Q. You mentioned your practice were Better Performers before: You’ve been benchmarking. As you’ve done this year to year, how has it made you a better practice? How’s it made you personally a better manager and have a better grasp and understanding of what you guys are doing and where you need to raise the game a little bit?
Overall, the Better Performer reporting has done more to validate our thinking. And I think that validation is essential. Once we’ve established a thought process, having the third-party revenue cycle manager in place, and then going through some of that work … will either help to validate we’re making good decisions or we need to rethink what we’re doing.
By being a Better Performer and seeing the results that we’re getting helps to validate that some of these meaningful decisions are good ones. That doesn’t mean that we’re done — the goal line is always changing. It’s always moving. What worked for us a few years ago now needs to be modified or perhaps even scrapped. One of the areas that we’re working on right now to improve on is upfront collections. We’re in the process of implementing a patient engagement platform, and this can be a really good tool to help us to do that. One thing that we’ve stumbled across is that it appears that patients are more apt to pay a balance on their account from a computer telling them that than a human.
Q. For practices that are considering going through this process, what’s some advice you’d give them since you’re a veteran of going through Better Performers for several years now?

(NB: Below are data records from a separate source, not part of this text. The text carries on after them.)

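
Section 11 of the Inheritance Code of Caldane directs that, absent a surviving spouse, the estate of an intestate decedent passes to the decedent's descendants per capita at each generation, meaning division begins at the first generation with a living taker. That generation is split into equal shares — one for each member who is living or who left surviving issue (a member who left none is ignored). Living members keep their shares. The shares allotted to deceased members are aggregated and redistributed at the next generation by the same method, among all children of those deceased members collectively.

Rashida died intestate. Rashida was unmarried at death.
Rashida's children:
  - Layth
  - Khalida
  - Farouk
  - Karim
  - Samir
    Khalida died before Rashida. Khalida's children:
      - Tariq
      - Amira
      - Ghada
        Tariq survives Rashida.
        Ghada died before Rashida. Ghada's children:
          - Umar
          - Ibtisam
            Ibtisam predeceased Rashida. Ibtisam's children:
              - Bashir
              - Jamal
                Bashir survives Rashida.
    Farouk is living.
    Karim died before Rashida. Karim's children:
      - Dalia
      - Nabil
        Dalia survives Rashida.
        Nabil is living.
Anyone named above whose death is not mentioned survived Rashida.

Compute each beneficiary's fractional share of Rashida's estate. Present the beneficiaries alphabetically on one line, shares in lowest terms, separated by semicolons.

Amira 2/25; Bashir 1/50; Dalia 2/25; Farouk 1/5; Jamal 1/50; Layth 1/5; Nabil 2/25; Samir 1/5; Tariq 2/25; Umar 1/25

There is no surviving spouse, so the entire estate passes to Rashida's descendants per capita at each generation.
At generation 1 (Layth, Khalida, Farouk, Karim, Samir) there are 5 shares of (1)/5 = 1/5 each.
Living: Layth, Farouk, and Samir — each takes 1/5.
Deceased: Khalida and Karim. Their combined 2/5 is pooled and carried to generation 2.
At generation 2 (Tariq, Amira, Ghada, Dalia, Nabil) there are 5 shares of (2/5)/5 = 2/25 each.
Living: Tariq, Amira, Dalia, and Nabil — each takes 2/25.
Deceased: Ghada. That 2/25 share is carried to generation 3.
At generation 3 (Umar, Ibtisam) there are 2 shares of (2/25)/2 = 1/25 each.
Living: Umar — each takes 1/25.
Deceased: Ibtisam. That 1/25 share is carried to generation 4.
At generation 4 (Bashir, Jamal) there are 2 shares of (1/25)/2 = 1/50 each.
Living: Bashir and Jamal — each takes 1/50.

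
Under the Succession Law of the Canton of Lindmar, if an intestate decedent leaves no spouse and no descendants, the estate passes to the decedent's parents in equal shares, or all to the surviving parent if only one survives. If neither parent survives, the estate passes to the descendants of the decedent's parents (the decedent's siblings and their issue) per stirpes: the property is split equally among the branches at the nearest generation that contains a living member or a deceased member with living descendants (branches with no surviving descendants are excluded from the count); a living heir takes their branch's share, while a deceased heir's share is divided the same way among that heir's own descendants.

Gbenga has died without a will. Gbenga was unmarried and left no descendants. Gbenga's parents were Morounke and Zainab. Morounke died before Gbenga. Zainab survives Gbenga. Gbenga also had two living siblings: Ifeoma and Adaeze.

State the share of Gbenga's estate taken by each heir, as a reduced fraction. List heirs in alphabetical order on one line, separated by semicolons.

Only one parent, Zainab, survives, so Zainab takes the entire estate. The siblings take nothing because a surviving parent has priority.

Zainab 1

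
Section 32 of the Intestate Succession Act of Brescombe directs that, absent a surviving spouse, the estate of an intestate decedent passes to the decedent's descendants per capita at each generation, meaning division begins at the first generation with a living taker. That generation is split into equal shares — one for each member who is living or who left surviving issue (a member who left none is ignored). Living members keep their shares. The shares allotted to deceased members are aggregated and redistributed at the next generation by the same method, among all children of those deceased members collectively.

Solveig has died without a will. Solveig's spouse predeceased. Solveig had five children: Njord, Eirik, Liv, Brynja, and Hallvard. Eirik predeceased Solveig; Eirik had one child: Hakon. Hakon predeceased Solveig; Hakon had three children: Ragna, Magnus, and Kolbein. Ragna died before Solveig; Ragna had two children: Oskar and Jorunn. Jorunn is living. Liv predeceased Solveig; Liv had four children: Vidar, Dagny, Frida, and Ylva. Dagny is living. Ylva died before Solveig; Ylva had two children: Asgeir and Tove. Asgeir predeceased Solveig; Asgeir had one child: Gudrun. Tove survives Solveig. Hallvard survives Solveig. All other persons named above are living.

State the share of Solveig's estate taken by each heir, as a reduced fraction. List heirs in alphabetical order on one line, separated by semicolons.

There is no surviving spouse, so the entire estate passes to Solveig's descendants per capita at each generation.
At generation 1 (Njord, Eirik, Liv, Brynja, Hallvard) there are 5 shares of (1)/5 = 1/5 each.
Living: Njord, Brynja, and Hallvard — each takes 1/5.
Deceased: Eirik and Liv. Their combined 2/5 is pooled and carried to generation 2.
At generation 2 (Hakon, Vidar, Dagny, Frida, Ylva) there are 5 shares of (2/5)/5 = 2/25 each.
Living: Vidar, Dagny, and Frida — each takes 2/25.
Deceased: Hakon and Ylva. Their combined 4/25 is pooled and carried to generation 3.
At generation 3 (Ragna, Magnus, Kolbein, Asgeir, Tove) there are 5 shares of (4/25)/5 = 4/125 each.
Living: Magnus, Kolbein, and Tove — each takes 4/125.
Deceased: Ragna and Asgeir. Their combined 8/125 is pooled and carried to generation 4.
At generation 4 (Oskar, Jorunn, Gudrun) there are 3 shares of (8/125)/3 = 8/375 each.
Living: Oskar, Jorunn, and Gudrun — each takes 8/375.

Brynja 1/5; Dagny 2/25; Frida 2/25; Gudrun 8/375; Hallvard 1/5; Jorunn 8/375; Kolbein 4/125; Magnus 4/125; Njord 1/5; Oskar 8/375; Tove 4/125; Vidar 2/25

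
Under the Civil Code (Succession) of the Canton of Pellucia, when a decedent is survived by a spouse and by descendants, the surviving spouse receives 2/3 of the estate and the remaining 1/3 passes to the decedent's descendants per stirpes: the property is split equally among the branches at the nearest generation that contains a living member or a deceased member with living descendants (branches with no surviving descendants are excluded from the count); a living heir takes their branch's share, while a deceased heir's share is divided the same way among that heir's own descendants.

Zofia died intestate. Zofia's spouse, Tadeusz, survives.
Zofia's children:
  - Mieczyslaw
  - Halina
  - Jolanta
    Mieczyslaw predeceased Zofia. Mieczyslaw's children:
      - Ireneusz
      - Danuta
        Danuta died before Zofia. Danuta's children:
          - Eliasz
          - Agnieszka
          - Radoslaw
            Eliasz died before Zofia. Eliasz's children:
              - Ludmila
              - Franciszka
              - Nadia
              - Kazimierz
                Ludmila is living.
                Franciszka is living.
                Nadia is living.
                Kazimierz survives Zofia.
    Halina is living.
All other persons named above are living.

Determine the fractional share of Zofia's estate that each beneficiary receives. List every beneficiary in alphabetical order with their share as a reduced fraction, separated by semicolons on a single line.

Agnieszka 1/54; Franciszka 1/216; Halina 1/9; Ireneusz 1/18; Jolanta 1/9; Kazimierz 1/216; Ludmila 1/216; Nadia 1/216; Radoslaw 1/54; Tadeusz 2/3

Tadeusz, as surviving spouse, takes 2/3.
The remaining 1/3 passes to Zofia's descendants per stirpes.
The 1/3 is divided into 3 equal shares of 1/9 among Mieczyslaw, Halina, Jolanta.
Mieczyslaw predeceased; the 1/9 allotted to Mieczyslaw's branch passes to Mieczyslaw's issue by representation.
The 1/9 is divided into 2 equal shares of 1/18 among Ireneusz, Danuta.
Ireneusz is living and takes 1/18.
Danuta predeceased; the 1/18 allotted to Danuta's branch passes to Danuta's issue by representation.
The 1/18 is divided into 3 equal shares of 1/54 among Eliasz, Agnieszka, Radoslaw.
Eliasz predeceased; the 1/54 allotted to Eliasz's branch passes to Eliasz's issue by representation.
The 1/54 is divided into 4 equal shares of 1/216 among Ludmila, Franciszka, Nadia, Kazimierz.
Ludmila is living and takes 1/216.
Franciszka is living and takes 1/216.
Nadia is living and takes 1/216.
Kazimierz is living and takes 1/216.
Agnieszka is living and takes 1/54.
Radoslaw is living and takes 1/54.
Halina is living and takes 1/9.
Jolanta is living and takes 1/9.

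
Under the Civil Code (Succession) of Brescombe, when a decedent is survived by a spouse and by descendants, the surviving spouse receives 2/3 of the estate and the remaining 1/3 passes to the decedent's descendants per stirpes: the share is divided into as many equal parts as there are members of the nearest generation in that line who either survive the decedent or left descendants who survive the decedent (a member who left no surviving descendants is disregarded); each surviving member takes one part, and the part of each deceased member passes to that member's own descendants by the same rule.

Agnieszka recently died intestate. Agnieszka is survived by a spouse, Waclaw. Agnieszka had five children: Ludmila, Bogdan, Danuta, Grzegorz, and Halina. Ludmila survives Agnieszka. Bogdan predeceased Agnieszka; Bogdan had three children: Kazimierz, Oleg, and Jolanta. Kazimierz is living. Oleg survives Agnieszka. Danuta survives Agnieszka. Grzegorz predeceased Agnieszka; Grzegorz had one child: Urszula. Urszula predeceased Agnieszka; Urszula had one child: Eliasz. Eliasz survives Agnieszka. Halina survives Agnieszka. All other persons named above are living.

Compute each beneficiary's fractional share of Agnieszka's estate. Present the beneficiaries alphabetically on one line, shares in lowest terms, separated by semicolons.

Danuta 1/15; Eliasz 1/15; Halina 1/15; Jolanta 1/45; Kazimierz 1/45; Ludmila 1/15; Oleg 1/45; Waclaw 2/3

Waclaw, as surviving spouse, takes 2/3.
The remaining 1/3 passes to Agnieszka's descendants per stirpes.
The 1/3 is divided into 5 equal shares of 1/15 among Ludmila, Bogdan, Danuta, Grzegorz, Halina.
Ludmila is living and takes 1/15.
Bogdan predeceased; the 1/15 allotted to Bogdan's branch passes to Bogdan's issue by representation.
The 1/15 is divided into 3 equal shares of 1/45 among Kazimierz, Oleg, Jolanta.
Kazimierz is living and takes 1/45.
Oleg is living and takes 1/45.
Jolanta is living and takes 1/45.
Danuta is living and takes 1/15.
Grzegorz predeceased; the 1/15 allotted to Grzegorz's branch passes to Grzegorz's issue by representation.
Urszula's line is the sole branch at this level, so the full 1/15 passes to Urszula's issue by representation.
Eliasz is the sole taker at this level and receives the full 1/15.
Halina is living and takes 1/15.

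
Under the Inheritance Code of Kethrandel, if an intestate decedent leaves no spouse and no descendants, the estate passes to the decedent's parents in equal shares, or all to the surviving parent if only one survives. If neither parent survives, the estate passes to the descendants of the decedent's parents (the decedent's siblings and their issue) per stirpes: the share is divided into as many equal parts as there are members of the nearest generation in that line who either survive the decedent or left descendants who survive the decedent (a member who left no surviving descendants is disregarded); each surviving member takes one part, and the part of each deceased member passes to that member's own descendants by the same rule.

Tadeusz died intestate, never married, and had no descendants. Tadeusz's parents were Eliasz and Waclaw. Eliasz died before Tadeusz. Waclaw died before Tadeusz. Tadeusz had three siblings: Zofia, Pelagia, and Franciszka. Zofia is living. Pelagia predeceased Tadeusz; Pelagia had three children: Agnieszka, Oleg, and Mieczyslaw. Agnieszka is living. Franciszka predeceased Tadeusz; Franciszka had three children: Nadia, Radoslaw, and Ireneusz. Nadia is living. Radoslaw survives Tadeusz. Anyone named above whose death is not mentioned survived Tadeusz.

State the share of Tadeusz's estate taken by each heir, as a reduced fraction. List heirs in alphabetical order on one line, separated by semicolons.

Agnieszka 1/9; Ireneusz 1/9; Mieczyslaw 1/9; Nadia 1/9; Oleg 1/9; Radoslaw 1/9; Zofia 1/3

Neither parent survives and there are no descendants, so the estate passes to Tadeusz's siblings and their issue per stirpes.
The estate is divided into 3 equal shares of 1/3 among Zofia, Pelagia, Franciszka.
Zofia is living and takes 1/3.
Pelagia predeceased; the 1/3 allotted to Pelagia's branch passes to Pelagia's issue by representation.
The 1/3 is divided into 3 equal shares of 1/9 among Agnieszka, Oleg, Mieczyslaw.
Agnieszka is living and takes 1/9.
Oleg is living and takes 1/9.
Mieczyslaw is living and takes 1/9.
Franciszka predeceased; the 1/3 allotted to Franciszka's branch passes to Franciszka's issue by representation.
The 1/3 is divided into 3 equal shares of 1/9 among Nadia, Radoslaw, Ireneusz.
Nadia is living and takes 1/9.
Radoslaw is living and takes 1/9.
Ireneusz is living and takes 1/9.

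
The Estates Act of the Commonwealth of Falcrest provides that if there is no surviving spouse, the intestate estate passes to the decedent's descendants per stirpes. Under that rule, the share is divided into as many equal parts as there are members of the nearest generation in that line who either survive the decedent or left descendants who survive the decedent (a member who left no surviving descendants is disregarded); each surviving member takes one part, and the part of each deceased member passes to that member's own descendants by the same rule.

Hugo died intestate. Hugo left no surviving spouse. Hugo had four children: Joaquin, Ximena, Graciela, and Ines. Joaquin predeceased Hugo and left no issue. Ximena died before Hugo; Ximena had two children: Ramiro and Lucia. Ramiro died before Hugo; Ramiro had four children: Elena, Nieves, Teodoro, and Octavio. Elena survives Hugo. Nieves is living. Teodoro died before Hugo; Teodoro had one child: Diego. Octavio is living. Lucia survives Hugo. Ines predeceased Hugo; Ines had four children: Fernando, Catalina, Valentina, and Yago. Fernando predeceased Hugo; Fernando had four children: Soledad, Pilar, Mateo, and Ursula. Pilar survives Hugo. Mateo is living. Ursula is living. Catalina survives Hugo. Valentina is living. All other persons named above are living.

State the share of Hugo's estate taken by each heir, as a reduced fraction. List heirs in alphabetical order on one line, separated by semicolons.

There is no surviving spouse, so the entire estate passes to Hugo's descendants per stirpes.
Joaquin left no surviving issue, so that branch lapses and is disregarded.
The estate is divided into 3 equal shares of 1/3 among Ximena, Graciela, Ines.
Ximena predeceased; the 1/3 allotted to Ximena's branch passes to Ximena's issue by representation.
The 1/3 is divided into 2 equal shares of 1/6 among Ramiro, Lucia.
Ramiro predeceased; the 1/6 allotted to Ramiro's branch passes to Ramiro's issue by representation.
The 1/6 is divided into 4 equal shares of 1/24 among Elena, Nieves, Teodoro, Octavio.
Elena is living and takes 1/24.
Nieves is living and takes 1/24.
Teodoro predeceased; the 1/24 allotted to Teodoro's branch passes to Teodoro's issue by representation.
Diego is the sole taker at this level and receives the full 1/24.
Octavio is living and takes 1/24.
Lucia is living and takes 1/6.
Graciela is living and takes 1/3.
Ines predeceased; the 1/3 allotted to Ines's branch passes to Ines's issue by representation.
The 1/3 is divided into 4 equal shares of 1/12 among Fernando, Catalina, Valentina, Yago.
Fernando predeceased; the 1/12 allotted to Fernando's branch passes to Fernando's issue by representation.
The 1/12 is divided into 4 equal shares of 1/48 among Soledad, Pilar, Mateo, Ursula.
Soledad is living and takes 1/48.
Pilar is living and takes 1/48.
Mateo is living and takes 1/48.
Ursula is living and takes 1/48.
Catalina is living and takes 1/12.
Valentina is living and takes 1/12.
Yago is living and takes 1/12.

Catalina 1/12; Diego 1/24; Elena 1/24; Graciela 1/3; Lucia 1/6; Mateo 1/48; Nieves 1/24; Octavio 1/24; Pilar 1/48; Soledad 1/48; Ursula 1/48; Valentina 1/12; Yago 1/12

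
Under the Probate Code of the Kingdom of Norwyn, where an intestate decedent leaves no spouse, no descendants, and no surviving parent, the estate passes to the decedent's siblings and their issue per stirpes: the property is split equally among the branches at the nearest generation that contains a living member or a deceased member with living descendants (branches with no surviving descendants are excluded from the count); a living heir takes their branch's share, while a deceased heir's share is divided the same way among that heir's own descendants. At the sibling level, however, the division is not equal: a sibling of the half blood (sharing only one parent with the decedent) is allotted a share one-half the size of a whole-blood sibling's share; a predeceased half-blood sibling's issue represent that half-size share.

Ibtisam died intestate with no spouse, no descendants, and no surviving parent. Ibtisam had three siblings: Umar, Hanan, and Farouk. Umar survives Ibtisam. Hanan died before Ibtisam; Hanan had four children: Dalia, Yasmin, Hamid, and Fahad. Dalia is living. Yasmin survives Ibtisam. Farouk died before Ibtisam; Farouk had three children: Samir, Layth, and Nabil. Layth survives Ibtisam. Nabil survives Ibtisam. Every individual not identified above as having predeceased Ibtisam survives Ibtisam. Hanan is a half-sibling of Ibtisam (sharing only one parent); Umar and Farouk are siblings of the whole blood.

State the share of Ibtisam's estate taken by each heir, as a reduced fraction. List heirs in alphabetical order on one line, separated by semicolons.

No spouse, descendants, or parent survives, so the estate passes to Ibtisam's siblings per stirpes.
Half-blood siblings count for one-half the weight of whole-blood siblings at the initial division.
Dividing 1 in proportion to weights (total weight 5/2): Umar (weight 1) → 2/5; Hanan (weight 1/2) → 1/5; Farouk (weight 1) → 2/5.
Umar is living and takes 2/5.
Hanan predeceased; the 1/5 allotted to Hanan's branch passes to Hanan's issue by representation.
The 1/5 is divided into 4 equal shares of 1/20 among Dalia, Yasmin, Hamid, Fahad.
Dalia is living and takes 1/20.
Yasmin is living and takes 1/20.
Hamid is living and takes 1/20.
Fahad is living and takes 1/20.
Farouk predeceased; the 2/5 allotted to Farouk's branch passes to Farouk's issue by representation.
The 2/5 is divided into 3 equal shares of 2/15 among Samir, Layth, Nabil.
Samir is living and takes 2/15.
Layth is living and takes 2/15.
Nabil is living and takes 2/15.

Dalia 1/20; Fahad 1/20; Hamid 1/20; Layth 2/15; Nabil 2/15; Samir 2/15; Umar 2/5; Yasmin 1/20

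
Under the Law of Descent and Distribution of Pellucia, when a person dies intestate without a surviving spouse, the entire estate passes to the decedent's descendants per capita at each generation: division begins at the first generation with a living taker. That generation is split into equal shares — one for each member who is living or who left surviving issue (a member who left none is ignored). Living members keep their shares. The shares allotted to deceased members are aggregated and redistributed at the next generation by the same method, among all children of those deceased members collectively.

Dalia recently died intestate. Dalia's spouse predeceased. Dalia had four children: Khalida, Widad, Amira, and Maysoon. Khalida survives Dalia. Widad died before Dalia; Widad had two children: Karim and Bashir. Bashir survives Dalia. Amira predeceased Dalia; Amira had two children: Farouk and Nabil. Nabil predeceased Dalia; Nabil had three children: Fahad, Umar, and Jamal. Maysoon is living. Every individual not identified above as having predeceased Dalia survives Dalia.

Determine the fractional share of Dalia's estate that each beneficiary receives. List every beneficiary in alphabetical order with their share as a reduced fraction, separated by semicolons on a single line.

There is no surviving spouse, so the entire estate passes to Dalia's descendants per capita at each generation.
At generation 1 (Khalida, Widad, Amira, Maysoon) there are 4 shares of (1)/4 = 1/4 each.
Living: Khalida and Maysoon — each takes 1/4.
Deceased: Widad and Amira. Their combined 1/2 is pooled and carried to generation 2.
At generation 2 (Karim, Bashir, Farouk, Nabil) there are 4 shares of (1/2)/4 = 1/8 each.
Living: Karim, Bashir, and Farouk — each takes 1/8.
Deceased: Nabil. That 1/8 share is carried to generation 3.
At generation 3 (Fahad, Umar, Jamal) there are 3 shares of (1/8)/3 = 1/24 each.
Living: Fahad, Umar, and Jamal — each takes 1/24.

Bashir 1/8; Fahad 1/24; Farouk 1/8; Jamal 1/24; Karim 1/8; Khalida 1/4; Maysoon 1/4; Umar 1/24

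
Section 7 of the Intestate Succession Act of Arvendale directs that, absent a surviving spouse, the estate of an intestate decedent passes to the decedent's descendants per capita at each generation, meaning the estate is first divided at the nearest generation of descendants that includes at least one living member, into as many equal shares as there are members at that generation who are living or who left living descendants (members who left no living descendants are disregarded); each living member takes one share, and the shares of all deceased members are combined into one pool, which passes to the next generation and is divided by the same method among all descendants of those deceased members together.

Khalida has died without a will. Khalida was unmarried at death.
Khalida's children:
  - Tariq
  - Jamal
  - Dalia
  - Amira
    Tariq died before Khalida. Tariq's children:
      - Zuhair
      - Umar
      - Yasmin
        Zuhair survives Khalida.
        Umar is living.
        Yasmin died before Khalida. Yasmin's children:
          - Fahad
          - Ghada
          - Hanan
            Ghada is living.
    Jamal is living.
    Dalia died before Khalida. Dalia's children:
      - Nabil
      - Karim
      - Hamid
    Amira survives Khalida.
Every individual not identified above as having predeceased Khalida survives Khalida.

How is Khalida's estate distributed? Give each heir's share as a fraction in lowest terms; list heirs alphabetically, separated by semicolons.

Amira 1/4; Fahad 1/36; Ghada 1/36; Hamid 1/12; Hanan 1/36; Jamal 1/4; Karim 1/12; Nabil 1/12; Umar 1/12; Zuhair 1/12

There is no surviving spouse, so the entire estate passes to Khalida's descendants per capita at each generation.
At generation 1 (Tariq, Jamal, Dalia, Amira) there are 4 shares of (1)/4 = 1/4 each.
Living: Jamal and Amira — each takes 1/4.
Deceased: Tariq and Dalia. Their combined 1/2 is pooled and carried to generation 2.
At generation 2 (Zuhair, Umar, Yasmin, Nabil, Karim, Hamid) there are 6 shares of (1/2)/6 = 1/12 each.
Living: Zuhair, Umar, Nabil, Karim, and Hamid — each takes 1/12.
Deceased: Yasmin. That 1/12 share is carried to generation 3.
At generation 3 (Fahad, Ghada, Hanan) there are 3 shares of (1/12)/3 = 1/36 each.
Living: Fahad, Ghada, and Hanan — each takes 1/36.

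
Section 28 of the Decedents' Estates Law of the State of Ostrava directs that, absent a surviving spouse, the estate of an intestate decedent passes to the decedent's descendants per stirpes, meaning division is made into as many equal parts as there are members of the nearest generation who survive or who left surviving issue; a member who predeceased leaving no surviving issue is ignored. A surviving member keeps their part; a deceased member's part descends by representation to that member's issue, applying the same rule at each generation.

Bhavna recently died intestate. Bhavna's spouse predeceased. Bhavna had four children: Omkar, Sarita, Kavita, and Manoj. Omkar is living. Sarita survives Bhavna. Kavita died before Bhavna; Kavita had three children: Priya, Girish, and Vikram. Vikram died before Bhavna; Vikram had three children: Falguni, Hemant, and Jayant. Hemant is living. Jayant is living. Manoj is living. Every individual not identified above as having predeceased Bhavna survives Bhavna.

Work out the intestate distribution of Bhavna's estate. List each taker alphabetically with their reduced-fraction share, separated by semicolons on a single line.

There is no surviving spouse, so the entire estate passes to Bhavna's descendants per stirpes.
The estate is divided into 4 equal shares of 1/4 among Omkar, Sarita, Kavita, Manoj.
Omkar is living and takes 1/4.
Sarita is living and takes 1/4.
Kavita predeceased; the 1/4 allotted to Kavita's branch passes to Kavita's issue by representation.
The 1/4 is divided into 3 equal shares of 1/12 among Priya, Girish, Vikram.
Priya is living and takes 1/12.
Girish is living and takes 1/12.
Vikram predeceased; the 1/12 allotted to Vikram's branch passes to Vikram's issue by representation.
The 1/12 is divided into 3 equal shares of 1/36 among Falguni, Hemant, Jayant.
Falguni is living and takes 1/36.
Hemant is living and takes 1/36.
Jayant is living and takes 1/36.
Manoj is living and takes 1/4.

Falguni 1/36; Girish 1/12; Hemant 1/36; Jayant 1/36; Manoj 1/4; Omkar 1/4; Priya 1/12; Sarita 1/4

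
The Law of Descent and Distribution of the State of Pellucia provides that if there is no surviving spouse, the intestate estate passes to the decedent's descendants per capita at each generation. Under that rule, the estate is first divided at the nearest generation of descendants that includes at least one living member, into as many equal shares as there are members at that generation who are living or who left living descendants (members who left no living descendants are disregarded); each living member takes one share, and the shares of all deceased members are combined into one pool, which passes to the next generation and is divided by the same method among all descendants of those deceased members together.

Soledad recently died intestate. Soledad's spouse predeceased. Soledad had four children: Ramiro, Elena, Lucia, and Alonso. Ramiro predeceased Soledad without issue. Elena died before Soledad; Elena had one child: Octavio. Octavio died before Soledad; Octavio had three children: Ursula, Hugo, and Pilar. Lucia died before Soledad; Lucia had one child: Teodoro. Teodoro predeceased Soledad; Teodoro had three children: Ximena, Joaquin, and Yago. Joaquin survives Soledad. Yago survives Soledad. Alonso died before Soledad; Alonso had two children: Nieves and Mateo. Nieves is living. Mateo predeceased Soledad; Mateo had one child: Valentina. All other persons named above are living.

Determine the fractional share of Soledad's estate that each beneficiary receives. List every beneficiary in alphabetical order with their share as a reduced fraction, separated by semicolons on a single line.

Hugo 3/28; Joaquin 3/28; Nieves 1/4; Pilar 3/28; Ursula 3/28; Valentina 3/28; Ximena 3/28; Yago 3/28

There is no surviving spouse, so the entire estate passes to Soledad's descendants per capita at each generation.
No one at generation 1 (Elena, Lucia, Alonso) is living; moving to the next generation.
At generation 2 (Octavio, Teodoro, Nieves, Mateo) there are 4 shares of (1)/4 = 1/4 each.
Living: Nieves — each takes 1/4.
Deceased: Octavio, Teodoro, and Mateo. Their combined 3/4 is pooled and carried to generation 3.
At generation 3 (Ursula, Hugo, Pilar, Ximena, Joaquin, Yago, Valentina) there are 7 shares of (3/4)/7 = 3/28 each.
Living: Ursula, Hugo, Pilar, Ximena, Joaquin, Yago, and Valentina — each takes 3/28.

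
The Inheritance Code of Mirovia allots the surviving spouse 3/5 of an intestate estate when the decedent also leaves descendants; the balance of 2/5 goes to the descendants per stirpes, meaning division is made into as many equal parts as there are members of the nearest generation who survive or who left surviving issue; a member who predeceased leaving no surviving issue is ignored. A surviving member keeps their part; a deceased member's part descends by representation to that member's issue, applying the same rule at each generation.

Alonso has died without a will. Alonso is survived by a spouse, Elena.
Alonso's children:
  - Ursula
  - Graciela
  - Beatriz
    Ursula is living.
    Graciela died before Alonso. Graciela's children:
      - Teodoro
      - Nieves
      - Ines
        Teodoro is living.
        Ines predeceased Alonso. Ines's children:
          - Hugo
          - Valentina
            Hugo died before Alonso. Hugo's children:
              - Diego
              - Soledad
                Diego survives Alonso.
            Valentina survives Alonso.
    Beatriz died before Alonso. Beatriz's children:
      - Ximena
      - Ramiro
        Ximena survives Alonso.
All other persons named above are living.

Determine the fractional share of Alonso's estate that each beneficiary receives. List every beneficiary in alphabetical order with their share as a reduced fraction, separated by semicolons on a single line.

Diego 1/90; Elena 3/5; Nieves 2/45; Ramiro 1/15; Soledad 1/90; Teodoro 2/45; Ursula 2/15; Valentina 1/45; Ximena 1/15

Elena, as surviving spouse, takes 3/5.
The remaining 2/5 passes to Alonso's descendants per stirpes.
The 2/5 is divided into 3 equal shares of 2/15 among Ursula, Graciela, Beatriz.
Ursula is living and takes 2/15.
Graciela predeceased; the 2/15 allotted to Graciela's branch passes to Graciela's issue by representation.
The 2/15 is divided into 3 equal shares of 2/45 among Teodoro, Nieves, Ines.
Teodoro is living and takes 2/45.
Nieves is living and takes 2/45.
Ines predeceased; the 2/45 allotted to Ines's branch passes to Ines's issue by representation.
The 2/45 is divided into 2 equal shares of 1/45 among Hugo, Valentina.
Hugo predeceased; the 1/45 allotted to Hugo's branch passes to Hugo's issue by representation.
The 1/45 is divided into 2 equal shares of 1/90 among Diego, Soledad.
Diego is living and takes 1/90.
Soledad is living and takes 1/90.
Valentina is living and takes 1/45.
Beatriz predeceased; the 2/15 allotted to Beatriz's branch passes to Beatriz's issue by representation.
The 2/15 is divided into 2 equal shares of 1/15 among Ximena, Ramiro.
Ximena is living and takes 1/15.
Ramiro is living and takes 1/15.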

I would tell them to spend time looking at your group’s processes, in particular revenue cycle, with the goal of eliminating all denials. It will take a considerable amount of time and effort to do that. This is not something that’s a quick fix. In fact, it’ll probably take a few years to realize your goals. … Every aspect of your operational failure is summed up in denials. In the end, eliminating denials ends up maximizing cash flow. It’s almost like finding a hidden treasure when you do that. So that’s helped us tremendously. In 2019, we found a lot of hidden treasure that the work had begun years ago.